CHAPITRE XVIII.
— Sur mer, je crois ?
— Oui, Monsieur
— Vous avez réussi sur mer ?
— Et vous sur terre.
est un panorama mobile que j’ai à mettre sous les yeux du
lecteur. Dès que l’Aurore fut à près de deux milles des frégates
anglaises, nous mîmes de nouveau nos huniers sur le mât, car je
brûlais du désir d’être spectateur de ce qui allait suivre ; mes compagnons
le partageaient au même degré ; et, les yeux fixés sur les
combattants, c’est à peine s’ils songeaient à notre bâtiment. Sans
doute il y avait de l’imprudence à ne pas profiter de ce moment de
répit pour nous éloigner ; mais il faut penser que des deux côtés on
avait affaire à trop forte partie pour que le vainqueur n’eût pas aussi
de fortes avaries à réparer, sans parler des prises à armer, et des
mille autres chances qui pouvaient nous être favorables ; mais, sans
parler même de ces considérations, l’intérêt que nous éprouvions
tous était si vif qu’il absorbait tout autre sentiment, et il nous eût
été moralement impossible de nous retirer avant la fin du combat.

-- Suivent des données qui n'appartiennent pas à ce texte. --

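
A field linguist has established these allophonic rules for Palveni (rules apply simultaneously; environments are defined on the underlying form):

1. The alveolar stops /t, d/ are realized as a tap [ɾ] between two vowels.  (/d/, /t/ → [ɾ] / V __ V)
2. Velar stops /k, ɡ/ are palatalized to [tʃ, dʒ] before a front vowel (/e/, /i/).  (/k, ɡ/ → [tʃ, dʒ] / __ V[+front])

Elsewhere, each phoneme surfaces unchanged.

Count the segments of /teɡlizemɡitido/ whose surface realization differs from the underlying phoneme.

3

Segments that undergo a rule: /ɡ/ → [dʒ] (rule 2); /t/ → [ɾ] (rule 1); /d/ → [ɾ] (rule 1).
All other segments surface unchanged.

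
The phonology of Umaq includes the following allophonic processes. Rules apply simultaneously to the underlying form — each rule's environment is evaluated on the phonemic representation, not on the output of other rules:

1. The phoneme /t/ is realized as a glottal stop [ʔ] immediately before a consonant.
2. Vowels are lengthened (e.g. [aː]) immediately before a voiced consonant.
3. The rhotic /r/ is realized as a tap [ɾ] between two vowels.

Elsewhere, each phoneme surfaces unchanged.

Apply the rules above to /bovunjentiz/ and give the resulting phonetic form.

/o/ (between /b/ and /v/) occurs before a voiced consonant → [oː] by rule 2.
/u/ meets the environment for rule 2 (before a voiced consonant) → [uː].
/e/ (between /j/ and /n/) occurs before a voiced consonant → [eː] by rule 2.
/t/ (between /n/ and /i/): rule 1 targets it, but not immediately before a consonant → unchanged [t].
Rule 2 applies to /i/ (between /t/ and /z/: before a voiced consonant) → [iː].

[boːvuːnjeːntiːz]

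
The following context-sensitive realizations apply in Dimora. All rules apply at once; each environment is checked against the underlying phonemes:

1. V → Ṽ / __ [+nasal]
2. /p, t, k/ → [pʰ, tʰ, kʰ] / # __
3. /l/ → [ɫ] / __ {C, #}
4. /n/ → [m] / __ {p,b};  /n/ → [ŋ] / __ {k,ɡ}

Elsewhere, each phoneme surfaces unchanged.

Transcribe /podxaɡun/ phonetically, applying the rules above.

/p/ (word-initial) occurs word-initially → [pʰ] by rule 2.
/o/ (between /p/ and /d/): rule 1 targets it, but not before a nasal consonant → unchanged [o].
/d/ — not in any rule's target class → [d].
/x/ (between /d/ and /a/): no rule targets it → [x].
/a/ (between /x/ and /ɡ/) fails the environment for rule 1, so it stays [a].
/ɡ/ (between /a/ and /u/) is unaffected → [ɡ].
/u/ meets the environment for rule 1 (before a nasal consonant) → [ũ].
/n/ (word-final): rule 4 targets it, but not before a labial or velar stop → unchanged [n].

[pʰodxaɡũn]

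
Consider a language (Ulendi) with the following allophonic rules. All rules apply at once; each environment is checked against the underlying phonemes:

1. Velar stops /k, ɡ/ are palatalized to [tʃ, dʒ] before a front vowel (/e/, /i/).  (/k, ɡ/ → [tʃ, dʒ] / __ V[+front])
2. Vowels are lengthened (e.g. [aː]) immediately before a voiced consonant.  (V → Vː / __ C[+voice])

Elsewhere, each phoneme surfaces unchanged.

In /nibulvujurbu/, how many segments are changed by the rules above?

Segments that undergo a rule: /i/ → [iː] (rule 2); /u/ → [uː] (rule 2); /u/ → [uː] (rule 2); /u/ → [uː] (rule 2).
All other segments surface unchanged.

4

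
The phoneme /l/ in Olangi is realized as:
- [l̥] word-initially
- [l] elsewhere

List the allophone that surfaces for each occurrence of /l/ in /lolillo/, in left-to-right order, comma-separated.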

Cependant les combattants se rapprochaient de plus en plus les
uns des autres. Le Rapide était venu se poster un peu au vent du
sillage du Prince-Noir, quoique à une demi-encâblure en arrière.
Les frégates françaises étaient encore en ordre plus serré, et, à la
manière dont elles avançaient, elles devaient bientôt placer le
Prince-Noir entre deux feux. Les quatre bâtiments étaient sous
leurs huniers, leurs focs et leurs brigantines, avec les basses-voiles
sur les cargues. Les Anglais avaient leurs huniers cargués, tandis
que ceux des Français étaient encore bordés à toucher, avec les
vergues sur le ton. Les quatre frégates avaient amené les vergues de
cacatois ; c’étaient bien les préparatifs d’un combat, et tout annonçait
que M. Menneval voulait qu’il fût sérieux.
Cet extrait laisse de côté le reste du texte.